I decided to meet and talk to some of these people, so I hopped on the back of a motorbike and visited a Hoa lady down the street. She was shy at first. I had a pretty big camera with me after all. But as soon as we started talking casually, I could sense that she was as friendly as anyone else. We had a slight language barrier, because her Vietnamese wasn't perfect and neither was mine. I learned that her heart condition put her in the hospital quite often and that the bag of rice she received would feed her family of four for three meals for five days. Not too far away, there was a 90-something-year-old Khmer woman who could not speak Vietnamese at all. Even with translators around, I couldn't engage much with her because her neighbors showed up and were chatting up a storm. They were very decent people, friendly, and interested in hearing me talk about America, but I couldn't help but be perplexed about the desolate conditions of this neighborhood where children ran around in trash as if it was grass. And that is an extremely rare site in modern Vietnam these days where major cities are developing at rapid speeds while neighbors like these seem lodged in time.
In the end, I don't want anyone to blame and point fingers at this situation. It is easy to blame past war crimes, onions with pesticides, onions without pesticides, landowners, or past actions or inactions. But, the real blame should be put on poverty. It's the given situation, where some places have it worse than others. This is apparent in all major cities and towns all over the world and not just in Southeast Asia. Vinh Chau just happens to be in the latter category.

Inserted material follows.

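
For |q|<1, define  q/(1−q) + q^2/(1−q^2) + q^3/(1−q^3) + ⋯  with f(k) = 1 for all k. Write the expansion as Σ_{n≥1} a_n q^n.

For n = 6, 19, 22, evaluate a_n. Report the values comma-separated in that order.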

The good news is, according to the female monks, residents are starting to wear eye protection and they're learning about the dangers of an eye infection and how it can spread. So, before you go and start sending money over to Vietnam through any random agency, I suggest that you take time to just inform others who might be visiting, especially the Mekong Delta region, to help those in need. Instead of signing up for the day tours where a python is placed on your shoulders or the ones where you hold an active beehive for picture purposes, consider visiting a rural temple or church and donating whatever you can. Trust me, your trip will be a lot more memorable and rewarding when you see how happy these people are to receive a bag of rice.